Joe Biden helps Liberty & Bell dodge Thanksgiving knife.
The turkeys were unveiled at a news conference held in Washington.
The tradition of pardoning Thanksgiving turkeys has a debated historical origin.
President Joe Biden granted clemency to two turkeys, Liberty and Bell, during a ceremony at the White House on Monday, ensuring their exemption from this year’s Thanksgiving feast in keeping with the beloved Thanksgiving custom.
The turkeys, originating from a farm in Minnesota, were unveiled at a news conference held at Washington’s Willard InterContinental Hotel on Sunday, attracting crowds and camera flashes.

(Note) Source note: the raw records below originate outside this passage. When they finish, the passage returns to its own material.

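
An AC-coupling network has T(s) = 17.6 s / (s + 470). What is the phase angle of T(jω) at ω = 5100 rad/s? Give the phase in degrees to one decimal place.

5.3°

∠(j5100) = 90.00°
∠(j5100 + 470) = arctan(5100/470) = 84.73°
∠T(j5100) = 90.00° − 84.73° = 5.27°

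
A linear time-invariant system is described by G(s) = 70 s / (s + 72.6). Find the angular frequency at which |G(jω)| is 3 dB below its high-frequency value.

For a single-pole high-pass, the −3 dB point is at the pole: ω = 72.6 rad/s.

72.6 rad/s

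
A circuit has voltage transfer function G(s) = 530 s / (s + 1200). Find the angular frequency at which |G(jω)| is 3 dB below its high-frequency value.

1200 rad/s

For a single-pole high-pass, the −3 dB point is at the pole: ω = 1200 rad/s.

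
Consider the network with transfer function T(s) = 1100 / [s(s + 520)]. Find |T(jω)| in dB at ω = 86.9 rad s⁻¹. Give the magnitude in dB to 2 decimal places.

|j86.9 + 520| = √(86.9² + 520²) = 527.2
|j86.9| = 86.9
|T(j86.9)| = 1100 / (527.2 × 86.9) = 0.02401
20 log₁₀(0.02401) = -32.392 dB

-32.39 dB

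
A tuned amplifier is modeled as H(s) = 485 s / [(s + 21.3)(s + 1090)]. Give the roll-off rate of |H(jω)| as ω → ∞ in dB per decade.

-20 dB/decade

With 1 zero and 2 poles, the high-frequency asymptotic slope is 20 × (1 − 2) = -20 dB/decade.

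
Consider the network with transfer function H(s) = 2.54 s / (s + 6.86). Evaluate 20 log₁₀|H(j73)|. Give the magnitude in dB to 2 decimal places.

|j73| = 73
|j73 + 6.86| = √(73² + 6.86²) = 73.32
|H(j73)| = 2.54 × 73 / 73.32 = 2.5289
20 log₁₀(2.5289) = 8.058 dB

8.06 dB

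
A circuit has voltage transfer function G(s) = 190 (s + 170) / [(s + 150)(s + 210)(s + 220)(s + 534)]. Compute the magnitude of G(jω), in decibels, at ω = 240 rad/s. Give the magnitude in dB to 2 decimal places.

-109.77 dB

|j240 + 170| = √(240² + 170²) = 294.1
|j240 + 150| = √(240² + 150²) = 283
|j240 + 210| = √(240² + 210²) = 318.9
|j240 + 220| = √(240² + 220²) = 325.6
|j240 + 534| = √(240² + 534²) = 585.5
|G(j240)| = 190 × 294.1 / (283 × 318.9 × 325.6 × 585.5) = 3.2482e-06
20 log₁₀(3.2482e-06) = -109.767 dB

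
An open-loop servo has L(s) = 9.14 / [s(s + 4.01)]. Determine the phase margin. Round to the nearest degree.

Gain crossover: |L(jω)| = 1 at ω ≈ 2.03 rad/s.
∠L(j2.03) = −90° − arctan(2.03/4.01) ≈ -116.88°
PM = 180° + (-116.88°) = 63.12°

63°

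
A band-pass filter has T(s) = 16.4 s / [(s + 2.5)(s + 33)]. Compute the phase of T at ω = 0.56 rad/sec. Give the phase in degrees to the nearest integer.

∠(j0.56) = 90.00°
∠(j0.56 + 2.5) = arctan(0.56/2.5) = 12.63°
∠(j0.56 + 33) = arctan(0.56/33) = 0.97°
∠T(j0.56) = 90.00° − (12.63° + 0.97°) = 76.40°

76°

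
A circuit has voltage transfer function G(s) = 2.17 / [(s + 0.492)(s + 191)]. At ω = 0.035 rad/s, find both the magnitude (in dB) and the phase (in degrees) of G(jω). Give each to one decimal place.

|G| = -32.8 dB, ∠G = -4.1 deg

|j0.035 + 0.492| = √(0.035² + 0.492²) = 0.4932
|j0.035 + 191| = √(0.035² + 191²) = 191
|G(j0.035)| = 2.17 / (0.4932 × 191) = 0.023034
20 log₁₀(0.023034) = -32.75 dB
∠(j0.035 + 0.492) = arctan(0.035/0.492) = 4.07°
∠(j0.035 + 191) = arctan(0.035/191) = 0.01°
∠G(j0.035) = − (4.07° + 0.01°) = -4.08°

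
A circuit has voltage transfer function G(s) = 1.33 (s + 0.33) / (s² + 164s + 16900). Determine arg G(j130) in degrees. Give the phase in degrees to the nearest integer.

-0 deg

∠(j130 + 0.33) = arctan(130/0.33) = 89.85°
∠[(j130)² + 164(j130) + 16900] = ∠[0 + j21320] = 90.00°
∠G(j130) = 89.85° − 90.00° = -0.15°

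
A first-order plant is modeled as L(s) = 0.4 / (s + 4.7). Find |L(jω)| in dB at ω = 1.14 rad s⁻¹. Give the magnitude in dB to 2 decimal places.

-21.65 dB

|j1.14 + 4.7| = √(1.14² + 4.7²) = 4.836
|L(j1.14)| = 0.4 / 4.836 = 0.082708
20 log₁₀(0.082708) = -21.649 dB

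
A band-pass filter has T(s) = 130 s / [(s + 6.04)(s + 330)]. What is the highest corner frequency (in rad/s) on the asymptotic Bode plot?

330 rad/s

Break frequencies occur at each pole and zero magnitude: 6.04 rad/s, 330 rad/s.
The highest is 330 rad/s.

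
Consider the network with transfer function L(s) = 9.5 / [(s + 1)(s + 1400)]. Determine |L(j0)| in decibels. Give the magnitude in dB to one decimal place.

L(0) = 9.5 / (1 × 1400) = 0.0067857
20 log₁₀(0.0067857) = -43.37 dB

-43.4 dB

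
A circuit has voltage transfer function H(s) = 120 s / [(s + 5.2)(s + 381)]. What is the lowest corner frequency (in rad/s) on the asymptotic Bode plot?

5.2 rad/s

Break frequencies occur at each pole and zero magnitude: 5.2 rad/s, 381 rad/s.
The lowest is 5.2 rad/s.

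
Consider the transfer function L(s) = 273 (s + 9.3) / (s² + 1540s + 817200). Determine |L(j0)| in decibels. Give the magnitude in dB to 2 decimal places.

-50.15 dB

L(0) = 273 × 9.3 / 817200 = 0.0031068
20 log₁₀(0.0031068) = -50.154 dB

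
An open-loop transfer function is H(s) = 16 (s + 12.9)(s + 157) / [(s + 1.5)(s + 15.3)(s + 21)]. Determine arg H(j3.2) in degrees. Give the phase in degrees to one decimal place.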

Liberty and Bell, part of the “Presidential Flock” hatched over four months ago in Willmar, Minn., were specially trained to adapt to crowds, cameras, music, and loud noises in preparation for their public debut.
Paying homage to the Liberty Bell in Philadelphia, the turkeys retired to a comfortable double-bed suite after their grand entrance.

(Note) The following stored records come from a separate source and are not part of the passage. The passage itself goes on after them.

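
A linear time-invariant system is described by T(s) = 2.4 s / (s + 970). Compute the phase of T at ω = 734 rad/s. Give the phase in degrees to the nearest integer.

53°

∠(j734) = 90.00°
∠(j734 + 970) = arctan(734/970) = 37.11°
∠T(j734) = 90.00° − 37.11° = 52.89°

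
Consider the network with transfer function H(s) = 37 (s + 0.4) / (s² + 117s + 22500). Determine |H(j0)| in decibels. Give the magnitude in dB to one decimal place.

H(0) = 37 × 0.4 / 22500 = 0.00065778
20 log₁₀(0.00065778) = -63.64 dB

-63.6 dB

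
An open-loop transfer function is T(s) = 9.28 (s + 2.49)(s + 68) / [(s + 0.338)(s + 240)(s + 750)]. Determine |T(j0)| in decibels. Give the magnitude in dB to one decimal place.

T(0) = 9.28 × 2.49 × 68 / (0.338 × 240 × 750) = 0.025827
20 log₁₀(0.025827) = -31.76 dB

-31.8 dB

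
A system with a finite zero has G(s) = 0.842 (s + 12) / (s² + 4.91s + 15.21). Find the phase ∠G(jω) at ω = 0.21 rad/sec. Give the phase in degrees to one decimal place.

-2.9°

∠(j0.21 + 12) = arctan(0.21/12) = 1.00°
∠[(j0.21)² + 4.91(j0.21) + 15.21] = ∠[15.166 + j1.0311] = 3.89°
∠G(j0.21) = 1.00° − 3.89° = -2.89°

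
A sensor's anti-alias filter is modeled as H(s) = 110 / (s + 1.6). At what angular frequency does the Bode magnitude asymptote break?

1.6 rad/s

The single real pole at s = −1.6 gives a corner at ω = 1.6 rad/s.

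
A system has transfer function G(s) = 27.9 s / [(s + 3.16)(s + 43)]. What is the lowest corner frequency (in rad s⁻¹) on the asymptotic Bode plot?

3.16 rad s⁻¹

Break frequencies occur at each pole and zero magnitude: 3.16 rad s⁻¹, 43 rad s⁻¹.
The lowest is 3.16 rad s⁻¹.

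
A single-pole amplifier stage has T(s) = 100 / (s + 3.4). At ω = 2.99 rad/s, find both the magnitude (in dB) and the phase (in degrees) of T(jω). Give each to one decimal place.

|j2.99 + 3.4| = √(2.99² + 3.4²) = 4.528
|T(j2.99)| = 100 / 4.528 = 22.086
20 log₁₀(22.086) = 26.88 dB
∠(j2.99 + 3.4) = arctan(2.99/3.4) = 41.33°
∠T(j2.99) = −41.33° = -41.33°

|T| = 26.9 dB, ∠T = -41.3°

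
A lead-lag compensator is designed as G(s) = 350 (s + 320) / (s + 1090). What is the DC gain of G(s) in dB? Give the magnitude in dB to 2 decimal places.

G(0) = 350 × 320 / 1090 = 102.75
20 log₁₀(102.75) = 40.236 dB

40.24 dB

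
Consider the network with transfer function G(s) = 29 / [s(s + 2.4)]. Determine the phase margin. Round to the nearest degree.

Gain crossover: |G(jω)| = 1 at ω ≈ 5.12 rad/s.
∠G(j5.12) = −90° − arctan(5.12/2.4) ≈ -154.91°
PM = 180° + (-154.91°) = 25.09°

25°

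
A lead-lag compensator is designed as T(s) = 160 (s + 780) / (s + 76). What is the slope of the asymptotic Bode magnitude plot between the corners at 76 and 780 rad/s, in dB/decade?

-20 dB/decade

In this band the factors already past their corner are: pole at 76; net slope = -20 dB/decade.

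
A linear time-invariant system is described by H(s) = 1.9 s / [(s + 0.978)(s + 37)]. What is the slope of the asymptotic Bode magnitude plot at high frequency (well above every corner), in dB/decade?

With 1 zero and 2 poles, the high-frequency asymptotic slope is 20 × (1 − 2) = -20 dB/decade.

-20 dB/decade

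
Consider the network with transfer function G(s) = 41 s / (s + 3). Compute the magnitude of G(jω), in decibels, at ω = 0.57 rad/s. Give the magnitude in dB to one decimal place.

17.7 dB

|j0.57| = 0.57
|j0.57 + 3| = √(0.57² + 3²) = 3.054
|G(j0.57)| = 41 × 0.57 / 3.054 = 7.6531
20 log₁₀(7.6531) = 17.68 dB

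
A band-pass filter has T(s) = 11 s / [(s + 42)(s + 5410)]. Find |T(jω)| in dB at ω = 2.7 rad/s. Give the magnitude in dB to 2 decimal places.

|j2.7| = 2.7
|j2.7 + 42| = √(2.7² + 42²) = 42.09
|j2.7 + 5410| = √(2.7² + 5410²) = 5410
|T(j2.7)| = 11 × 2.7 / (42.09 × 5410) = 0.00013044
20 log₁₀(0.00013044) = -77.692 dB

-77.69 dB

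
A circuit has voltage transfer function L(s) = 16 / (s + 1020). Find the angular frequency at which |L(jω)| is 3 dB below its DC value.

1020 rad/s

For a single-pole low-pass, the −3 dB point is at the pole: ω = 1020 rad/s.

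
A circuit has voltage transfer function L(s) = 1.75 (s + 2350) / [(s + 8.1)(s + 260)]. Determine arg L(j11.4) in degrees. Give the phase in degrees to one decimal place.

∠(j11.4 + 2350) = arctan(11.4/2350) = 0.28°
∠(j11.4 + 8.1) = arctan(11.4/8.1) = 54.61°
∠(j11.4 + 260) = arctan(11.4/260) = 2.51°
∠L(j11.4) = 0.28° − (54.61° + 2.51°) = -56.84°

-56.8°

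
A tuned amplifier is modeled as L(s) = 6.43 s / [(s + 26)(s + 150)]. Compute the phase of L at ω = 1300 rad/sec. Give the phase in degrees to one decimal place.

-82.3 deg

∠(j1300) = 90.00°
∠(j1300 + 26) = arctan(1300/26) = 88.85°
∠(j1300 + 150) = arctan(1300/150) = 83.42°
∠L(j1300) = 90.00° − (88.85° + 83.42°) = -82.27°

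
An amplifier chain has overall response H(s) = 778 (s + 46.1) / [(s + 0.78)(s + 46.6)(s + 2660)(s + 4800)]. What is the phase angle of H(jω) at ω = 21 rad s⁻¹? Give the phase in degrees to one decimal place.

∠(j21 + 46.1) = arctan(21/46.1) = 24.49°
∠(j21 + 0.78) = arctan(21/0.78) = 87.87°
∠(j21 + 46.6) = arctan(21/46.6) = 24.26°
∠(j21 + 2660) = arctan(21/2660) = 0.45°
∠(j21 + 4800) = arctan(21/4800) = 0.25°
∠H(j21) = 24.49° − (87.87° + 24.26° + 0.45° + 0.25°) = -88.34°

-88.3°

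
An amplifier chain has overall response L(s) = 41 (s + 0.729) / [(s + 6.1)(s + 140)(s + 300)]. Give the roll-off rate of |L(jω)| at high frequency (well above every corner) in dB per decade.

-40 dB/decade

With 1 zero and 3 poles, the high-frequency asymptotic slope is 20 × (1 − 3) = -40 dB/decade.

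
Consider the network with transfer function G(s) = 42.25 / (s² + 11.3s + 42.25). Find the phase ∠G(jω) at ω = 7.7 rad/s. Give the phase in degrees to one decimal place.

∠[(j7.7)² + 11.3(j7.7) + 42.25] = ∠[-17.04 + j87.01] = 101.08°
∠G(j7.7) = −101.08° = -101.08°

-101.1 deg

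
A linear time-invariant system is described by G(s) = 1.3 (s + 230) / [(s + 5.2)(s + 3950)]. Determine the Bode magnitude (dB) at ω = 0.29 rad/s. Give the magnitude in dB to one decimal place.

|j0.29 + 230| = √(0.29² + 230²) = 230
|j0.29 + 5.2| = √(0.29² + 5.2²) = 5.208
|j0.29 + 3950| = √(0.29² + 3950²) = 3950
|G(j0.29)| = 1.3 × 230 / (5.208 × 3950) = 0.014534
20 log₁₀(0.014534) = -36.75 dB

-36.8 dB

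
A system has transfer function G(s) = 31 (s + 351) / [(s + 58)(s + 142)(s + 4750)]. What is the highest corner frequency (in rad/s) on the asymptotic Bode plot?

4750 rad/s

Break frequencies occur at each pole and zero magnitude: 58 rad/s, 142 rad/s, 351 rad/s, 4750 rad/s.
The highest is 4750 rad/s.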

Beyond the festive atmosphere, the event aimed to highlight the agricultural industry and the dedication of turkey farmers, as emphasized by Steve Lykken, NTF chairman and president of Jennie-O Turkey Store. The pardoned turkeys are destined to reside at the University of Minnesota after leaving Washington.
Reflecting on the event’s significance, Lykken noted, “This event certainly for us is an opportunity to recognize the really hard work of turkey farmers and men and women throughout animal agriculture and the turkey industry, and this is no exception.”

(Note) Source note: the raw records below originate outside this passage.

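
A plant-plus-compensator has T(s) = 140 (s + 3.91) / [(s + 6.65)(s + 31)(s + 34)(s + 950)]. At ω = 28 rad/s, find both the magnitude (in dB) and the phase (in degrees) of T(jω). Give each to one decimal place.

|T| = -82.1 dB, ∠T = -77.8 deg

|j28 + 3.91| = √(28² + 3.91²) = 28.27
|j28 + 6.65| = √(28² + 6.65²) = 28.78
|j28 + 31| = √(28² + 31²) = 41.77
|j28 + 34| = √(28² + 34²) = 44.05
|j28 + 950| = √(28² + 950²) = 950.4
|T(j28)| = 140 × 28.27 / (28.78 × 41.77 × 44.05 × 950.4) = 7.8649e-05
20 log₁₀(7.8649e-05) = -82.09 dB
∠(j28 + 3.91) = arctan(28/3.91) = 82.05°
∠(j28 + 6.65) = arctan(28/6.65) = 76.64°
∠(j28 + 31) = arctan(28/31) = 42.09°
∠(j28 + 34) = arctan(28/34) = 39.47°
∠(j28 + 950) = arctan(28/950) = 1.69°
∠T(j28) = 82.05° − (76.64° + 42.09° + 39.47° + 1.69°) = -77.84°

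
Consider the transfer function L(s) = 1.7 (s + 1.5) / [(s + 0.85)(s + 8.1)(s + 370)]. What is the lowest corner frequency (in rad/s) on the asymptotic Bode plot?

0.85 rad/s

Break frequencies occur at each pole and zero magnitude: 0.85 rad/s, 1.5 rad/s, 8.1 rad/s, 370 rad/s.
The lowest is 0.85 rad/s.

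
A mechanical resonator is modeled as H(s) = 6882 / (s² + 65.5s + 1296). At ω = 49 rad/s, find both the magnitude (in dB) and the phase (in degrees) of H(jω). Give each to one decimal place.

|H| = 6.1 dB, ∠H = -109.0°

|(j49)² + 65.5(j49) + 1296| = |-1105 + j3209.5| = 3394
|H(j49)| = 6882 / 3394 = 2.0275
20 log₁₀(2.0275) = 6.14 dB
∠[(j49)² + 65.5(j49) + 1296] = ∠[-1105 + j3209.5] = 109.00°
∠H(j49) = −109.00° = -109.00°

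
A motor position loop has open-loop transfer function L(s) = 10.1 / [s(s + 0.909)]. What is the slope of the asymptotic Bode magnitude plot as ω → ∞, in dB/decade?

With 0 zeros and 2 poles, the high-frequency asymptotic slope is 20 × (0 − 2) = -40 dB/decade.

-40 dB/decade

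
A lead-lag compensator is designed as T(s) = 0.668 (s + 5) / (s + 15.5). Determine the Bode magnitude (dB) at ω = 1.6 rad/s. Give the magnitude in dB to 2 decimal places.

-12.95 dB

|j1.6 + 5| = √(1.6² + 5²) = 5.25
|j1.6 + 15.5| = √(1.6² + 15.5²) = 15.58
|T(j1.6)| = 0.668 × 5.25 / 15.58 = 0.22505
20 log₁₀(0.22505) = -12.954 dB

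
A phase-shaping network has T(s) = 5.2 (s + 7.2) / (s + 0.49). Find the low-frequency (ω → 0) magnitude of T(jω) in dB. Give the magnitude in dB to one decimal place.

37.7 dB

T(0) = 5.2 × 7.2 / 0.49 = 76.408
20 log₁₀(76.408) = 37.66 dB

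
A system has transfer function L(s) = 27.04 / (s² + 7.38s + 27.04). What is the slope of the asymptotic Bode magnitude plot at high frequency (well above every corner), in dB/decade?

With 0 zeros and 2 poles, the high-frequency asymptotic slope is 20 × (0 − 2) = -40 dB/decade.

-40 dB/decade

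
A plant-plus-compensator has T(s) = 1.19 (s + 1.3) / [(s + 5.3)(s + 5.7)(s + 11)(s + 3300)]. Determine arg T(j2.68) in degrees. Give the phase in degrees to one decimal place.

∠(j2.68 + 1.3) = arctan(2.68/1.3) = 64.12°
∠(j2.68 + 5.3) = arctan(2.68/5.3) = 26.82°
∠(j2.68 + 5.7) = arctan(2.68/5.7) = 25.18°
∠(j2.68 + 11) = arctan(2.68/11) = 13.69°
∠(j2.68 + 3300) = arctan(2.68/3300) = 0.05°
∠T(j2.68) = 64.12° − (26.82° + 25.18° + 13.69° + 0.05°) = -1.62°

-1.6°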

The tradition of pardoning Thanksgiving turkeys has a debated historical origin, with some attributing it to President Harry S Truman in 1947, while others speculate about President Abraham Lincoln’s involvement in 1863, a story considered a legend by the White House.
The first documented turkey pardon occurred in 1963 when President John F. Kennedy granted clemency to a turkey, gaining broader popularity in 1989 when President George H.W. Bush pardoned a turkey.
Continuing the tradition, Biden injected humor and granted amnesty to turkeys named Chocolate and Chip last year.